The protocol is quite simple: JSON objects representing the proxy orders and their answers, separated by null characters. Writing new tools is as easy as writing directly to a file, you can even make tools in bash. If you want more control, we provide libraries in Rust to wrap this channel. Other libraries will appear soon to do it easily from other languages.
Working with configuration diffs VS replacing the configuration
An easy way to implement runtime configuration changes might be to replace the whole configuration every time there's a change, and start handling the new routing right away. We choose another way: Sōzu works with configuration diffs. The messages you send through the Unix socket contain information like "add this specific certificate", "add this backend server to this application", "remove this domain name for this application". This is useful because when you replace the whole configuration at once, you lose information.
You might have to remove some openssl contexts still storing old certificates. Or you might want to know when you can drop a backend server: if you tell Sōzu to remove a backend server for an application, it will first tell you that it acknowledges the change and will stop routing new traffic to this server, but will also tell you if there are still connections going on to this server. It will notify you once the connections are gone, so you can safely drop that server.
This also means configuration changes are smaller: instead of loading a complete configuration, you just send a few small messages.
To accomodate for this solution, the configuration protocol is more than request-response: there are 3 possible answers: Error, Ok or Processing. If the proxy answers Processing, that means the actual result might come later. It can send other Processing messages, to keep you posted on the number of current connections or other issues, and send you Ok or Error after a while.

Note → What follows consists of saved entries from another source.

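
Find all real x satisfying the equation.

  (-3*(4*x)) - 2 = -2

Step 1. [(-3*(4*x)) - 2 = -2] peel the -2: add 2 from each side ⇒ sub: -3*(4*x) = 0.
Step 2. [-3*(4*x) = 0] -3 out front; divide by -3 ⇒ div: 4*x = 0.
Step 3. [4*x = 0] 4 out front; divide by 4. So div: x = 0.

Answer: x ∈ {0}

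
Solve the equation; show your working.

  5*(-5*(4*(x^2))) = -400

Step 1. [5*(-5*(4*(x^2))) = -400] 5·(inner) — divide through by 5 ⇒ div: -5*(4*(x^2)) = -80.
Step 2. [-5*(4*(x^2)) = -80] leading coefficient -5: divide by -5. So div: 4*(x^2) = 16.
Step 3. [4*(x^2) = 16] leading coefficient 4: divide by 4, so div: x^2 = 4.
Step 4. [x^2 = 4] √ both sides: 4 ≥ 0 gives two branches, so sqrt: x = 2 or -2.

Answer: x ∈ {-2, 2}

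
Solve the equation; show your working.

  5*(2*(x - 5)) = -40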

Design goals for a tool with hot reconfiguration
We worked for a while on this and had time to explore the requirements for a tool with hot reconfiguration. There are three important points:
- You have to bake runtime reconfiguration in from the beginning. You cannot retrofit
that correctly in an actual system by messing with backend config switches or other hacks
- Do runtime reconfiguration, not process restarts. You might get away with it or
blue/green deployments if your configuration does not change often and connections
are short lived. Our experience shows it does not happen like this
- Work with configuration diffs instead of replacing the configuration. Otherwise,
you're losing important information for your infrastructure
We hope this architecture will make it easily to make long lived and reliable systems, and we hope people will build awesome tools around Sōzu.